Wcześniej brałem udział w dużym, ogólnopolskim projekcie dotyczącym opracowania pokryć przeciwzakrzepowych do sztucznych komór serca dla kliniki prof. Religi. Nasza technologia nie została wybrana do finalnego projektu, więc postanowiłem ją zmodyfikować i dostosować do cewników, żeby były gładkie i śliskie, do tego dołożyliśmy warstwę przeciwbólową i antybakteryjną. Te nasze cewniki nadal są produkowane w Polsce i cieszą się dobrą opinią pacjentów. Potem zacząłem robić bardziej złożone badania i wykonaliśmy nanocząstki do diagnostyki i leczenia nowotworów, a w 2011 r. zaczęliśmy prace nas sztuczną krwią, więc jak Pani widzi, zajęło nam to już kilkanaście lat. Wyniki są bardzo dobre, tylko pochłania to bardzo dużo czasu, no i bardzo drogo kosztuje. Ostatnio moje doktorantki się zbuntowały, powiedziały, że chcą zrobić coś, na co nie trzeba będzie tak długo czekać. I zrobiły – za pomocą technologii inżynierii genetycznej zmajstrowały krem do twarzy zawierający produkowaną przez genetycznie zmodyfikowane bakterie toksynę wzorowaną na tych wytwarzanych przez jadowite ślimaki Conus magus. Dziewczyny twierdzą, że działa jak botoks. Klienci są bardzo zadowoleni, krem sprzedajemy od kilku miesięcy. Badania trwały łącznie cztery lata, niby długo, ale znacznie krócej niż w przypadku leków.

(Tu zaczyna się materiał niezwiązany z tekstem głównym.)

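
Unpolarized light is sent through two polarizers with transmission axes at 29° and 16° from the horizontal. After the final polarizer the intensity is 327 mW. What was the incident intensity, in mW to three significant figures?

Unpolarized light through the first polarizer → I₁ = ½ I₀, now polarized at 29°.
I₂ = I₁ cos²(16° − 29°) = 0.5 I₀ · cos²(13°) = 0.4747 I₀.
So 327 mW = 0.4747 I₀, giving I₀ = 327/0.4747 = 688.9 mW.

I₀ ≈ 689 mW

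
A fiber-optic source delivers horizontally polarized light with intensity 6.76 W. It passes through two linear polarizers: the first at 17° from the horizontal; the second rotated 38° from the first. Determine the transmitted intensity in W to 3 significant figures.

I ≈ 3.84 W

I₁ = 6.76 W · cos²(17°) = 6.182 W.
I₂ = I₁ · cos²(38°) = 6.182 · 0.621 = 3.839 W.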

Ma Pan pomysł, nad czym będzie pracował, kiedy skończycie ze sztuczną krwią?
Mam dużo pomysłów, choć sądzę, że prace nad protezą krwi jeszcze potrwają, bo nawet jak już ją zarejestrujemy, jak wejdzie na rynek, będziemy chcieli ją ulepszać. Poza tym pracujemy nad systemami podawania leków do gałki ocznej, nad systemami podawania czynników do terapii genowej, mamy na uczelni zaawansowane badania nad nowym typem opatrunków dla trudno gojących się ran, np. odleżyn czy stopy cukrzycowej. Pracujemy nad metodami wytwarzania implantów kostnych „na miarę” drukowanych na drukarkach 3D, nad protezami naczyń krwionośnych robionymi z nanowłókien, nad nanocząstkami do terapii nowotworów... Wciąż coś się dzieje, choć coraz trudniej o młodych ludzi chętnych do ciężkiej pracy w laboratorium, która, choć daje dużą satysfakcję, to jest świadczona za małe pieniądze i wymaga bardzo dużo poświęcenia. Zdaję sobie sprawę, że emerytura już blisko i raczej trzeba się brać za tematy, które szybciej da się „dowieźć”, bo prawdziwą satysfakcję dają nie badania dla samych badań, ale te, których efekty komuś pomagają. Uśmiech pacjenta podczas prób klinicznych nowego produktu jest wart miliona dolarów.